WOULD I LISTEN TO ANOTHER NIRVANA RECORD? Maybe.
OBLIGATORY RECORD REVIEW SCORE OUT OF FIVE: 4

Thriller - Michael Jackson

OK, so it's the biggest selling record of all time. And admittedly, because of the Michael Jackson effect I had already heard almost half of its nine tracks.  But I'd not sat down and listened to a whole Michael Jackson album since Bad in the late 1980s or early 1990s. And since then, listening to a Michael Jackson record may have been seen as tacit consent to the acceptability of... certain practices. So I put it off. Until now. But I should stress that I am still not supportive of any such... certain practices. OK?

Thriller was the last album that Michael Jackson made before he became the biggest music star since Elvis and became the craziest, most unhinged music star since Elvis.
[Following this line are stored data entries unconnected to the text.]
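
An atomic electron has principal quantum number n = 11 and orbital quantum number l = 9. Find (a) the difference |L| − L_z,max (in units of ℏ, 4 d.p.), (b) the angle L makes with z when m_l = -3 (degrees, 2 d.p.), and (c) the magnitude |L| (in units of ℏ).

|L| − L_z,max = (3√10 − 9)ℏ ≈ 0.4868ℏ.
For m_l = -3: cos θ = -3/√90, θ ≈ 108.43°.
|L| = ℏ√(9·10) = 3√10 ℏ ≈ 9.487ℏ.

|L|−L_z,max ≈ 0.4868ℏ; θ(m_l=-3) ≈ 108.43°; |L| = 3√10 ℏ ≈ 9.487ℏ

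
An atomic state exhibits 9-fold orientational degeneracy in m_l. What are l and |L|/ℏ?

Since there are 2l+1 = 9 values of m_l, l = 4.
|L| = ℏ√(l(l+1)) = ℏ√(4·5) = 2√5 ℏ.

l = 4, |L| = 2√5 ℏ ≈ 4.472ℏ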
Indeed, it was the disposable income that the monumental sales of this record gave him that really helped him push on to enjoy a number of eccentricities and... practices which became the mainstay of the rest of his life. And you can hear it, hear the unaffected innocence. Where some of his later work was wrought with accusations of being overblown and out of touch, Thriller seems remarkably fresh and light. Few albums, too, can boast three songs of the quality of Thriller, Beat It and Billie Jean, let alone to have them run consecutively. But it's not without its shortcomings. The fundamental problem as I see it is the orchestration. The synthesiser reigns supreme, to the point that it starts to become overwhelming. If someone anywhere along the line had suggested that Thriller would sound better if recorded with a live band, I really feel the end product would be completely beyond reproach. As things stand, though, it feels a bit like you're listening to a good karaoke rendition of the best album in the world.

WOULD I LISTEN TO ANOTHER MICHAEL JACKSON RECORD? Yes, but I think I'd want to go earlier rather than later.
OBLIGATORY RECORD REVIEW SCORE OUT OF FIVE: 4 (but for the lack of any real instruments, it would be a comfortable 5)

Who's Next - The Who

Of all the acts whose BRAND NEW RELEASES I've been listening to this week, The Who are the one I have the most previous experience of. I own both Tommy and Quadrophenia and have done for nearly half of my life. And I enjoy both of those albums, particularly Tommy, which I think is excellent. But they also always made me feel a bit thick, because I knew they were concept albums and therefore were dense with plot and wider points about the human condition, but I just wanted to enjoy them because they had good songs that I liked on. So I thought Who's Next would come as something of a relief and fill a void in my life. A Who-shaped void. But I was disappointed, frankly. The first and last tracks on Who's Next are, of course, monumental rock classics and completely beyond reproach. But the seven songs in between are just so much fluff to my ears. Unsubstantial, where the album tracks on Tommy and Quadrophenia are compelling and exciting. Maybe The Who benefit from having a conceptual framework to write around?

WOULD I LISTEN TO ANOTHER WHO RECORD? Not one I haven't already heard.